Mieszkaniec powiatu gryfińskiego postanowił sprawdzić, jak policyjny wóz radzi sobie w akcji. Dlatego też, zamiast zwolnić i stanąć na poboczu, rozpoczął ucieczkę, która nie zakończyła się dla niego dobrze
Telewizja i pokazywani w niej filmowi herosi, którzy potrafią wybrnąć z każdej sytuacji, w połączeniu ze środkami odurzającymi mogą stworzyć iście wybuchową mieszankę. W efekcie, co jakiś czas opisujemy sytuacje, jak ta, która wydarzyła się w poniedziałek 13 czerwca, około godziny 19.20.
Funkcjonariusze patrolujący ulicę Jagiellońską w Chojnie wytypowali wówczas do kontroli motocykl marki Honda. Kierujący nim 43-latek nie zamierzał jednak dostosować się do policyjnych poleceń.
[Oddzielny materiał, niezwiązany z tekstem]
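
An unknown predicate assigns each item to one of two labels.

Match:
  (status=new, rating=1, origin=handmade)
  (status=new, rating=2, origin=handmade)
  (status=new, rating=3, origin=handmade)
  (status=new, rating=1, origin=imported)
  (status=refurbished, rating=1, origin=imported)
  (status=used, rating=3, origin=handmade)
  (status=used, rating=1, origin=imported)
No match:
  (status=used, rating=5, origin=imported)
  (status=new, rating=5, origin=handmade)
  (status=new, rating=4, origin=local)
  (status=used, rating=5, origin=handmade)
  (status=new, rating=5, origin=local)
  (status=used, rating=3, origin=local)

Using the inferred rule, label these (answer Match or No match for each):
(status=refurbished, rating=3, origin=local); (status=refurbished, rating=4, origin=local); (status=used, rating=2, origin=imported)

Every 'Match' example satisfies: origin is not local AND rating ≤ 3. None of the 'No match' examples do.
(status=refurbished, rating=3, origin=local) — origin is local, rating = 3, hence No match.
(status=refurbished, rating=4, origin=local) — origin is local, rating = 4, hence No match.
(status=used, rating=2, origin=imported) — origin is imported, rating = 2, hence Match.

No match, No match, Match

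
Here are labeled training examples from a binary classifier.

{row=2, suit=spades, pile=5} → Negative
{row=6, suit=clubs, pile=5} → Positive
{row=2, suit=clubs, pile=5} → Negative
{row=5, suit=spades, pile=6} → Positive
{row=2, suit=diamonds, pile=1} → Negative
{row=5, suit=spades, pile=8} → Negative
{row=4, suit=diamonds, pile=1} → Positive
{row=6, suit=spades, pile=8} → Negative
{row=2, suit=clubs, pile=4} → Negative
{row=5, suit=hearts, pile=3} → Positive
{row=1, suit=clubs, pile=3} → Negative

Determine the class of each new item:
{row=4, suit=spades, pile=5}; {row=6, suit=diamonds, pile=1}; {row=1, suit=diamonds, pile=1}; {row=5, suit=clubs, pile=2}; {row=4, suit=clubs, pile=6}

The rule appears to be: row ≥ 4 AND pile ≤ 6.

Positive, Positive, Negative, Positive, Positive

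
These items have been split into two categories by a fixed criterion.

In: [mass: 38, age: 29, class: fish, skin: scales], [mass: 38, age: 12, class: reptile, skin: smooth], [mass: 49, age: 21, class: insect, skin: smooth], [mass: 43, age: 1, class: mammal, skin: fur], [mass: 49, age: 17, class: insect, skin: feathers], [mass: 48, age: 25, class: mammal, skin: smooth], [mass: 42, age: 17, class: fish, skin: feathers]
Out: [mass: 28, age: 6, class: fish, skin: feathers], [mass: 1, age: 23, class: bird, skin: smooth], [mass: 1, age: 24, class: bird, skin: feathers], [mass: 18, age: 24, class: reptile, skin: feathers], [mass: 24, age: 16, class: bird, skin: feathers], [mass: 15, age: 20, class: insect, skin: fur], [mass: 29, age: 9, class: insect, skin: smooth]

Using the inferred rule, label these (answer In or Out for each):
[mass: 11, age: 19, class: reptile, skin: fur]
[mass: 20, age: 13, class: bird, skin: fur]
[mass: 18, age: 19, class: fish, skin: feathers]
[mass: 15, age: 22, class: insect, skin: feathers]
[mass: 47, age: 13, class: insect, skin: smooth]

The rule appears to be: mass ≥ 38.
[mass: 11, age: 19, class: reptile, skin: fur]: Out (mass = 11). [mass: 20, age: 13, class: bird, skin: fur]: Out (mass = 20). [mass: 18, age: 19, class: fish, skin: feathers]: Out (mass = 18). [mass: 15, age: 22, class: insect, skin: feathers]: Out (mass = 15). [mass: 47, age: 13, class: insect, skin: smooth]: In (mass = 47).

Out, Out, Out, Out, In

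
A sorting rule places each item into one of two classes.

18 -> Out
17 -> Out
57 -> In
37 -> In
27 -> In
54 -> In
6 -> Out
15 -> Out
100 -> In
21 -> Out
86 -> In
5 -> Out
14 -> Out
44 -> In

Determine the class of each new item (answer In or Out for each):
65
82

In, In

Rule: at least 27. This holds for each 'In' example and fails for each 'Out' one.
65: In (65 ≥ 27). 82: In (82 ≥ 27).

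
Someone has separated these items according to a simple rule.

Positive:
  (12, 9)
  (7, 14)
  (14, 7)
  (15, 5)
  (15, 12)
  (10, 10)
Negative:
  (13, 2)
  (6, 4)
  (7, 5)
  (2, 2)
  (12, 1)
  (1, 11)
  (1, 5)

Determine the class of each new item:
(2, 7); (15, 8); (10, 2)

Negative, Positive, Negative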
- Zamiast zatrzymać pojazd na pobliskiej stacji paliw, w celu przeprowadzenia kontroli drogowej, gwałtownie przyspieszył oraz podjął próbę ucieczki w kierunku miejscowości Trzcińsko-Zdrój - przekazali funkcjonariusze z komisariatu policji w Chojnie.
Jego ucieczka drogą krajową nr 26 trwała przez kilka kilometrów.
- Zakończyła się w wyniku niedostosowania prędkości. Na łuku drogi motocyklista stracił panowanie nad pojazdem, uderzył w barierę energochłonną, po czym wpadł do przydroznego rowu - mówi rzecznik prasowy Komendy Powiatowej Policji w Gryfinie.
W trakcie dalszych czynności okazało się, że kierującynie posiada uprawnień do kierowania.
- Ponadto znajduje się pod wpływem środka odurzającego. 43-letni mieszkaniec powiatu gryfińskiego, z urazem nogi został przetransportowany do szpitala - dopowiada Jakub Kuźmowicz.